“How few people are driving to-day, Lucien! Yet it’s so perfect—”
“One driver approaches, mademoiselle.” Lucien’s solid gray shape bore hard on the wheel. The big car swerved, shot half-way up the bank. I screamed. Past us like a streak of white lightning tore a headlong white monster, muffler cut out, siren whooping. Its huge wheels grazed our hubs; with a roar, it shot round the curve, plunged down the steep grade toward Gloucester, and vanished. Its shriek rang back to us like the shriek of a lost soul.
“Lucien! That car must have been making eighty miles an hour!”
“Mademoiselle speaks truth.” Lucien, frankly shaken, took off his cap and wiped a very damp brow. “It is the car of the great Doctor Lake, he who is guest of Madame Hallowell, at Greenacres.”
“Doctor Lake! That stodgy old specialist!” I was a bit shaken myself. “Nonsense. He never ventures out of a crawl.”
“Pardon, mademoiselle. It is the car of Doctor Lake. But at the wheel sat not monsieur the doctor. Instead, there sat, and drove”—here Lucien forgot himself completely—“that demon boy.”
“Buster!” I groaned. For there was only one demon boy on all Cape Ann, and that was my second cousin Isabella O’Brien’s only son, Richard Parke O’Brien, rechristened Buster since the days of his tempestuous infancy. Isabella (born Sears and Brattle Street, but she ran away and married Octavius O’Brien, descendant of an unknown race, at eighteen, and has lived ever since in the wilds of Oklahoma)—Isabella, I say, had sent her child to visit Aunt Charlotte and myself, while she and her Octavius went camping in the Yosemite. From her letters we had inferred that she needed a vacation from her Civic League work. Later, we came to realize that her base secret aim had been to win a vacation from Buster. What we two sedate Back Bay spinsters had endured from that unspeakable child!

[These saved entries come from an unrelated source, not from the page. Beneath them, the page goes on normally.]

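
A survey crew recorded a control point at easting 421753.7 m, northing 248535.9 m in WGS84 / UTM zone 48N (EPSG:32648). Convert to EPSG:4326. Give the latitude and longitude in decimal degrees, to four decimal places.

lat 2.2484°, lon 104.2963°

Zone 48N: λ₀ = 105°, k₀ = 0.9996, false easting 500000 m.
Meridian distance M = (N − FN)/k₀ = 248635.4 m.
Inverse transverse Mercator on WGS84 gives φ = 2.24840011°, λ = 104.29629987°.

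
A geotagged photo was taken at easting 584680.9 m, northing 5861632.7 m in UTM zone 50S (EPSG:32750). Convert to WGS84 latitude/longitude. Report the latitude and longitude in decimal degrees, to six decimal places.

Zone 50S: λ₀ = 117°, k₀ = 0.9996, false easting 500000 m, false northing 10000000 m.
Meridian distance M = (N − FN)/k₀ = -4140023.3 m.
Inverse transverse Mercator on WGS84 gives φ = -37.38819965°, λ = 117.95660009°.

lat -37.388200°, lon 117.956600°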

Octavius O’Brien is a large, emphatic man with large, emphatic ideas as to the rearing of children. Buster once summarized his father’s method in a few simple words.
“Here in New England, when I want to learn how to do anything, you and Aunt Charlotte say: ‘Dear me, Richard, wait till you grow up. Then you’ll understand.’ Down in Oklahoma, dad just gives me a check and says: ‘Go to it.’”

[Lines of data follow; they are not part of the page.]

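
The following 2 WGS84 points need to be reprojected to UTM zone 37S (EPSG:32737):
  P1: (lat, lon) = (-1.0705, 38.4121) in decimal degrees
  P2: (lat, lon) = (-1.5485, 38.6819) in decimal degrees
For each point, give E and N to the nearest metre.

P1: E 434592 m, N 9881671 m; P2: E 464616 m, N 9828841 m

UTM zone 37S: λ₀ = 39°, k₀ = 0.9996.
P1 (-1.0705°, 38.4121°) → (434591.636, 9881671.178) m.
P2 (-1.5485°, 38.6819°) → (464616.092, 9828841.151) m.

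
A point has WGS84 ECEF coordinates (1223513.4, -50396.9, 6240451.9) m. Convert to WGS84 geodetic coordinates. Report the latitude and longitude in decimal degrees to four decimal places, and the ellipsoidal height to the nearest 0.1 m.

λ = atan2(Y, X) = -2.35869774°; p = √(X²+Y²) = 1224550.9 m.
Bowring's method on WGS84 (a = 6378137 m, b = 6356752.314 m) gives φ = 78.97049995°, h = 1921.245 m.

lat 78.9705°, lon -2.3587°, h 1921.2 m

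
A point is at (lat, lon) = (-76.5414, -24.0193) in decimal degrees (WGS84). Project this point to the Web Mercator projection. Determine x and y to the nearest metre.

x -2673816 m, y -13630990 m

Web Mercator is spherical with R = a = 6378137 m.
x = R·λ = 6378137 × -0.419215869 = -2673816.245 m.
y = R·ln tan(π/4 + φ/2) = 6378137 × -2.137142936 = -13630990.435 m.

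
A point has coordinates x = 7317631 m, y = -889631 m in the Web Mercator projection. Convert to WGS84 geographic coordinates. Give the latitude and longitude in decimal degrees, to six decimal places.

R = 6378137 m. λ = x/R = 65.73539771°.
φ = 2·arctan(exp(y/R)) − 90° = 2·arctan(0.86981) − 90° = -7.96590346°.

lat -7.965903°, lon 65.735398°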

Such eclecticism bears startling fruits. The maddening thing about Buster’s activities was that his blackest crimes, once sifted down, proved not to be crimes at all. Merely the by-products of his inquiring disposition. Although, to quote Aunt Charlotte, if your house is burnt down over your head, it matters little to you whether it was fired for malice or from a scientific desire to see how long it would take to burn.